Session Item

Head and neck carcinomas comprise distinct tumor subtypes with heterogeneous responses to anticancer therapies. Risk profile markers for individualized therapy regimens are urgently needed. Besides established molecular markers, certain immune cell populations have been associated with clinical outcome. CD8+ T cells have emerged as key predictive and prognostic immune markers across various cancer types, including head and neck squamous cell carcinoma (HNSCC). Dendritic cells (DCs), which play major roles in T cell activation, have been positively correlated to survival when present at high densities within certain tumor types, such as colon carcinoma. In this study we aimed to assess the clinical relevance of certain CD8+ T cell phenotypes and DC subsets in HNSCC treated by radical resection and adjuvant irradiation.

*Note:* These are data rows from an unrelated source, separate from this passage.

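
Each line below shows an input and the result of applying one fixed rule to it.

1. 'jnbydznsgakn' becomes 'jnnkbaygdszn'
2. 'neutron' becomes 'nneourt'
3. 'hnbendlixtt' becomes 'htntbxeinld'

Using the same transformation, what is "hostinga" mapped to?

haogsnti

Rule — take characters alternately from the front and the back (1st, last, 2nd, 2nd-last, ...).
"hostinga" → "haogsnti".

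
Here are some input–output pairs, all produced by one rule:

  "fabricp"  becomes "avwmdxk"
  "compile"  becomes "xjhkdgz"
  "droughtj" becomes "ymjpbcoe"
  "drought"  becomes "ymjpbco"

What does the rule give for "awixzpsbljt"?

vrdsuknwgeo

What's happening: shift every letter 5 places backward in the alphabet (wrapping around).
Doing the same to "awixzpsbljt": "vrdsuknwgeo".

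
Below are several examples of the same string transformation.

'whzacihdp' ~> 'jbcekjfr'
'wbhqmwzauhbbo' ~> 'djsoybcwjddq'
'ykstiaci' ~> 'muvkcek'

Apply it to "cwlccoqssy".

The transformation: shift every letter 2 places forward in the alphabet (wrapping around), then delete the first character.
"cwlccoqssy" → "eyneeqsuua" → "yneeqsuua".

yneeqsuua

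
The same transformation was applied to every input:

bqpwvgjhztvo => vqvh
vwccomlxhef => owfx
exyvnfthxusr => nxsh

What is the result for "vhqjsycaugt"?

shta

Rule — keep one character in every 3, starting at position 2 (positions 2nd, 5th, 8th, ...), then swap each adjacent pair of characters (1↔2, 3↔4, ...).
On "vhqjsycaugt": the first step gives "hsat", and the second then gives "shta".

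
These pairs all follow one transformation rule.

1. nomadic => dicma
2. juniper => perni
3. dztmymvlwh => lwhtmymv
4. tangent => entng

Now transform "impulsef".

sefpul

The rule is to delete the first 2 characters, then move the last 3 characters to the front (rotate right by 3).
"impulsef" → "pulsef" → "sefpul".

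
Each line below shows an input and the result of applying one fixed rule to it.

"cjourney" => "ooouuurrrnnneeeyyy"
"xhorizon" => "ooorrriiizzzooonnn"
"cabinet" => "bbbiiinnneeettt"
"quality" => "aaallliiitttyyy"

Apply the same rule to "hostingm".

Looking at the pairs, the operation is to delete the first 2 characters, then repeat every character 3 times.
Starting from "hostingm": after the first operation, "stingm"; after the second, "ssstttiiinnngggmmm".

ssstttiiinnngggmmm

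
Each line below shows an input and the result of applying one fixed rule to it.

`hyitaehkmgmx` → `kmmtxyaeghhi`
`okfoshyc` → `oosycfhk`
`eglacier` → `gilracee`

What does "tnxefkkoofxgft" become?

noottxxefffgkk

Rule — sort the characters into alphabetical order, then swap the front and back halves of the string.
On "tnxefkkoofxgft": the first step gives "efffgkknoottxx", and the second then gives "noottxxefffgkk".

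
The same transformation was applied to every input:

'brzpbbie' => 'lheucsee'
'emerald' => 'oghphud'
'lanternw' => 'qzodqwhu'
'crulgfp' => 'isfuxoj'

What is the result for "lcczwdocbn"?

Each output is the input with this applied: move the last 2 characters to the front (rotate right by 2), then shift every letter 3 places forward in the alphabet (wrapping around).
"lcczwdocbn" → "bnlcczwdoc" → "eqoffczgrf".

eqoffczgrf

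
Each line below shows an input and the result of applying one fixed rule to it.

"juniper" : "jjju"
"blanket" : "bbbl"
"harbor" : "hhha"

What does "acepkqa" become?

Rule — repeat every character 3 times, then keep only the first 4 characters.
"acepkqa" → "aaaccceeepppkkkqqqaaa" → "aaac".

aaac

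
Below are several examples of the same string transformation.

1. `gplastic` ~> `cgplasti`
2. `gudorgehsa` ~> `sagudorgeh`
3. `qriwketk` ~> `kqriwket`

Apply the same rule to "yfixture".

The transformation: move the first 3 characters to the end (rotate left by 3), then swap the front and back halves of the string.
"yfixture" → "xtureyfi" → "eyfixtur".

eyfixtur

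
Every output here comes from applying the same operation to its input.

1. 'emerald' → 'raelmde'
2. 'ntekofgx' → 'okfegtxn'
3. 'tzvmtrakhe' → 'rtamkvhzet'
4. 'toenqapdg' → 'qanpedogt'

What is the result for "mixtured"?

Looking at the pairs, the operation is to take characters alternately from the front and the back (1st, last, 2nd, 2nd-last, ...), then reverse the string.
For "mixtured", step one produces "mdiexrtu"; step two turns that into "utrxeidm".
(Check on "tzvmtrakhe": → "tezhvkmatr" → "rtamkvhzet" ✓)

utrxeidm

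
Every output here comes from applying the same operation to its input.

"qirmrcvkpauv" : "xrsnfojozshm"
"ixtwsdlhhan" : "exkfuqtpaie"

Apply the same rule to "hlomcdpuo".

The pattern: shift every letter 3 places backward in the alphabet (wrapping around), then move the last 3 characters to the front (rotate right by 3).
On "hlomcdpuo": the first step gives "eiljzamrl", and the second then gives "mrleiljza".

mrleiljza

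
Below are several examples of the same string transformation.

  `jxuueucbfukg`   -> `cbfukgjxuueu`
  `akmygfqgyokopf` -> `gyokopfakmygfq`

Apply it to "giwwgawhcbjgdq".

hcbjgdqgiwwgaw

Each output is the input with this applied: swap the front and back halves of the string.
Applying that to "giwwgawhcbjgdq" gives "hcbjgdqgiwwgaw".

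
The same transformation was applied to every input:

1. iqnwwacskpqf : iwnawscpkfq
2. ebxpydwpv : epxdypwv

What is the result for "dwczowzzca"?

dzcwozzac

Looking at the pairs, the operation is to swap each adjacent pair of characters (1↔2, 3↔4, ...), then delete the first character.
"dwczowzzca" → "wdzcwozzac" → "dzcwozzac".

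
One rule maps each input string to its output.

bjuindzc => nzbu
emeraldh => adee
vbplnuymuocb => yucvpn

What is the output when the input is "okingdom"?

gooi

The pattern: keep every other character starting from the first (positions 1st, 3rd, 5th, ...), then swap the front and back halves of the string.
On "okingdom": the first step gives "oigo", and the second then gives "gooi".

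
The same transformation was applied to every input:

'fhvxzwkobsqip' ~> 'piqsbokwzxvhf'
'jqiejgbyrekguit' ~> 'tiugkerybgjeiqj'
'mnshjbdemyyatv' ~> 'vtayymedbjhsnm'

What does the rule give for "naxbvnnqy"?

The transformation: reverse the string.
So "naxbvnnqy" becomes "yqnnvbxan".

yqnnvbxan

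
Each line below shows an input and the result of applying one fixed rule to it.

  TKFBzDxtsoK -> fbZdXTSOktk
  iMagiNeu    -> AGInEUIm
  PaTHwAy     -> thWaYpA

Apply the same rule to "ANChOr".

The transformation: flip the case of every letter, then move the first 2 characters to the end (rotate left by 2).
Applying both steps to "ANChOr": "ancHoR", then "cHoRan".

cHoRan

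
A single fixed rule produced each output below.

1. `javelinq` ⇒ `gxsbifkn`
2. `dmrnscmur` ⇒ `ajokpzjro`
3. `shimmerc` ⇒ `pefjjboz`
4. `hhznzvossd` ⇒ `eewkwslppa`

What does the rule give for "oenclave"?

lbkzixsb

Each output is the input with this applied: shift every letter 3 places backward in the alphabet (wrapping around).
For "oenclave" the result is "lbkzixsb".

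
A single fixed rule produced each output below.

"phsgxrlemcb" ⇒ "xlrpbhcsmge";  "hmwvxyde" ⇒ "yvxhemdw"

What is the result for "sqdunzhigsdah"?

The transformation: take characters alternately from the front and the back (1st, last, 2nd, 2nd-last, ...), then move the last 3 characters to the front (rotate right by 3).
On "sqdunzhigsdah": the first step gives "shqaddusngzih", and the second then gives "zihshqaddusng".
(Check on "phsgxrlemcb": → "pbhcsmgexlr" → "xlrpbhcsmge" ✓)

zihshqaddusng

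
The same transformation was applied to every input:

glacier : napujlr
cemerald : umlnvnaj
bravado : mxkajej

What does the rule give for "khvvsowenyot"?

What's happening: move the last 2 characters to the front (rotate right by 2), then shift every letter 9 places forward in the alphabet (wrapping around).
"khvvsowenyot" → "otkhvvsoweny" → "xctqeebxfnwh".
(Check on "cemerald": → "ldcemera" → "umlnvnaj" ✓)

xctqeebxfnwh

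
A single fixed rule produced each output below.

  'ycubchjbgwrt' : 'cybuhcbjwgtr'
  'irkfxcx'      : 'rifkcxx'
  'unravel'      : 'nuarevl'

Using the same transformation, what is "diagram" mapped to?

idgaarm

The pattern: swap each adjacent pair of characters (1↔2, 3↔4, ...).
On "diagram" that produces "idgaarm".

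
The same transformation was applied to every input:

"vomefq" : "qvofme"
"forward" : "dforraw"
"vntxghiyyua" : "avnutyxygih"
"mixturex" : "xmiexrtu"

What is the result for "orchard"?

dorrcah

The transformation: swap the first and last characters, then take characters alternately from the front and the back (1st, last, 2nd, 2nd-last, ...).
On "orchard": the first step gives "drcharo", and the second then gives "dorrcah".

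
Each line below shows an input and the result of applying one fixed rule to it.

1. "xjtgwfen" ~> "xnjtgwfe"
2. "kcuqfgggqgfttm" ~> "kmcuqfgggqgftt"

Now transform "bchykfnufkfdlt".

btchykfnufkfdl

Looking at the pairs, the operation is to swap the first and last characters, then move the last character to the front.
"bchykfnufkfdlt" → "btchykfnufkfdl".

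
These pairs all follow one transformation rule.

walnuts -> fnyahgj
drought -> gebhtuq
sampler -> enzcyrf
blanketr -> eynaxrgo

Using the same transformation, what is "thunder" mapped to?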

This retrospective study comprised FFPE tumour specimens obtained by surgery from 59 patients with advanced HNSCC, that were stained by multiplex immunohistochemistry. Using antibodies against CD8, PD-1, LAG3, GrzB, and Ki67, as well as subset-specific markers for DCs, we evaluated the frequency and spatial distribution of CD8+ T cells (including all potential phenotypes) and DCs (cDC1s, cDC2s, and pDCs) across all tumors, as well as within certain specific HNSCC subgroups. Subsequently, potential correlations between immune cell related parameters and hypoxia-associated gene signatures, p53 and HPV status were examined. Additionally, we explored whether T cells and DC frequencies and phenotypes differed between subgroups of HNSCC (oropharyngeal only carcinomas, p16+ and p16- subgroups) and verified the potential links to clinical survival.

Significantly higher densities of CD8+ T cells (including their various phenotypes) and DC subsets were present in HPV-positive vs. negative tumors, but decreased in hypoxic vs. non-hypoxic tumors. In the whole cohort, an elevated frequency of CD8+ T cells was significantly associated with improved PFS, while in the oropharyngeal subgroup we determined a positive correlation between higher CD8+ and CD8+LAG3+ T cells densities and survival (both PFS and OS), as well as between higher type I cDCs density and LRFS. In the HPV-positive subcohort, a positive correlation with the OS by CD8+/PD1+ and CD8+/PD1+/Ki67+ and on the LRC by CD8+ cells was shown. Interestingly, in the HPV-negative subcohort, however, a significantly negative correlation with LRFS, PFS, OS by CD8+ T-cell phenotypes with expression of CD8, PD1, GrzB, LAG and Ki67 was found.

The frequency of certain CD8+ and DC phenotypes significantly associated with the clinical outcome in HNSCC after adjuvant radiation and could contribute to a further risk group classification, especially in HPV-negative tumors. The association between tumor immune architecture and tumor biology-related parameters potentially leads to the identification of novel predictive markers, that could lead to more individualized therapy regimens.